Your plan to onboard the masses is ignoring a few crucial factors.
There is so much that needs to happen beyond what this post expresses. It's a good bit of PR writing though ๐
Here's what I'd do if I had steem's stake:
- You can offer new users the chance to not join and become disappointed within a month of joining that quality of content isn't any indication of how they will be rewarded. Believe me, the only reason why any quality content creators I've seen on steem don't leave within the first three months was because of @curie, I worked for curie for a while and I'm sure of this as fact!
How can this be achieved?
- You can stop ignoring the massive abuse of power that early adopters continue to take for granted. Use your stake to downvote the obvious massive reward pool rapists and mega trolls that make this platform a shity thing to look at, and for some, be involved with. Censorship by consensus only works with a group of reasonable, intelligent people with power to find consensus. Not by a massive minority of ego maniacs with a kim jong il complex, this isn't north Korea... I hope! These peopke provide one simple message to anyone looking at steem and considering joining; that it is just a 'who stakes the most' wins platform. The overwhelming discrepancy in stake (the wealth gap) on steem negates any reasonable consensus of censorship, as the massively stake wealthy have far too much power to manipulate through either fear or incentive.
- You can leverage your ninja mined stake (steemit.inc) to make sure that vote sellers are not endorsed as legitimate members of the community. It's time to shit or get off the pot steemit.inc. Do you care about the success of steem as it was originally envisioned? Vote bidbot owners out of consensus witness positions with stinc's stake, while providing some incentive to other large stake holders to support the position of continued downvote control on bidbot owners, and users, which would curb the influence of such detrimental mechanisms and help realise steem's original value proposition.
- You can stop trying to fool the community by joining in with the smoke and mirror politics that the value steem has been bled by content creators only. The top 10% (sp wealthy) are some of the worst leechers of value, particularly bidbot owners, hold them to account; you have the stake to do it. The depreciation of steem's value is not all down to comment spammers and plagiarism scammers with small accounts. That is a political narrative that had been perpetuated by some of the wealthiest (stakeholders) on steem. An equal (or larger) amount of price depreciation has come from the highest SP holders and vote sellers taking value out of the system by promoting content that provides no value for anyone, but profits them. If I had more SQL knowledge I might be able to query the blockchain for stats on this, but one thing I'm certain of is that at least 6-7 of the top 20 witnesses run vote selling services according to my research. Apparently HF21 and the EIP is meant to mitigate against vote selling and encourage manual curation? I'm going to say outright that a group of consensus witnesses with even one bidbot owner in the group isn't impartial. Witnesses have private telegram groups.

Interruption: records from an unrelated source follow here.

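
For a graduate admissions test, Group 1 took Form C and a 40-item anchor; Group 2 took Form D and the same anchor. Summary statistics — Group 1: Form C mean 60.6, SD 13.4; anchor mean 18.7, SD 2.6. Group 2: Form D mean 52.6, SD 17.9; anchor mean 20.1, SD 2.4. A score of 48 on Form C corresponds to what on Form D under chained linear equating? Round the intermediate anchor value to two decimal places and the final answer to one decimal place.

Form C → anchor (Group 1): v = (2.6/13.4)(48 − 60.6) + 18.7 = 16.26
anchor → Form D (Group 2): y = (17.9/2.4)(16.26 − 20.1) + 52.6 = 24.0

24.0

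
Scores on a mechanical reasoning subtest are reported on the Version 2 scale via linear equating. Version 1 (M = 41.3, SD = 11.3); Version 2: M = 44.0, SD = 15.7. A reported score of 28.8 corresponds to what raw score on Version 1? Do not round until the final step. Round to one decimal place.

30.4

Invert y = (SD_Y/SD_X)(x − M_X) + M_Y:
x = (SD_X/SD_Y)(y − M_Y) + M_X = (11.3/15.7)(28.8 − 44.0) + 41.3
x = 0.719745 × -15.200 + 41.3 = 30.4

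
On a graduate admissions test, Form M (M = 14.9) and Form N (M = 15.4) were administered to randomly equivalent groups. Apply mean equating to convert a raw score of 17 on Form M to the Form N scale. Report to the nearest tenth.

17.5

Mean equating: y = x + (M_Y − M_X) = 17 + (15.4 − 14.9) = 17.5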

- You can stop pandering to witnesses. Realise that this platform as a glorified excuse for various business interests to incentivise advertising holds less than a fraction of the value proposition of people being rewarded for quality content based on talent, interest and creativity. The masses will on-board with the chance at realising a dream of rewards for expressing their passions a million times quicker than they do with the offer of 'the same, old same old' product hunt, or write for my agenda incentives. It baffles me how anyone can't see that we had the winning formula. If someone/s with stake had the guts to step up and regulate those who want exploit this USP then even the selfish people who want to only take, might see their investment appreciate through the coin price above and beyond how much they can leech out over 2-3 years.
- You can continue to market steem as the real paradigme shifting and unique idea it started off as; a content creation platform, while ensuring that it remains so. This can be achieved, not by giving the power of your stake into a centralised authority (the committee of three people you recently announced do not represent a community of 10000 people, they represent the business interests of 3 people), but by using your stake to negate the massive reward pool rape perpetuated by whales who hypocritically state people should live up to values they never stick to themselves. Anyone with an ounce of intelligence who joins the steem blockchain can see that it's one rule for the proles on steem, and another for the whales, vote selling barons and witnesses. Apparently, we're all in it together... I know many people on steem who've never powered down (including myself)... but they're not making tens of thousands of dollars/year by making this platform look like a lie and a Ponzi scheme to anyone who joins up.
Finally, you use 'the root problem' as one of your titles. I read thorough the whole post, and I agree that communities and SMT's may allow the onboarding of large community groups with varied interests (especially as it will be decentralised at the blockchain level). But if we've learnt one thing from Scot and tribes, it's that creating a community and a token does not equal value. A community's value is only as strong as the people 'hodling' the token, and the leaders moderating the content. Steem needs a strong foundation value on the token, we have a strong community, but without fixing the 'root problems' I've stated above steem as a blockchain is just going to perpetuate the same corruption and avarice across a thousand SMT communities. That's the nature of the beast, and human behaviour. The root problem that you've brushed over is that the corruption at the core of the governance of steem needs to be addressed, or steem will founder and die.
I really don't want to see that happen. Cheers.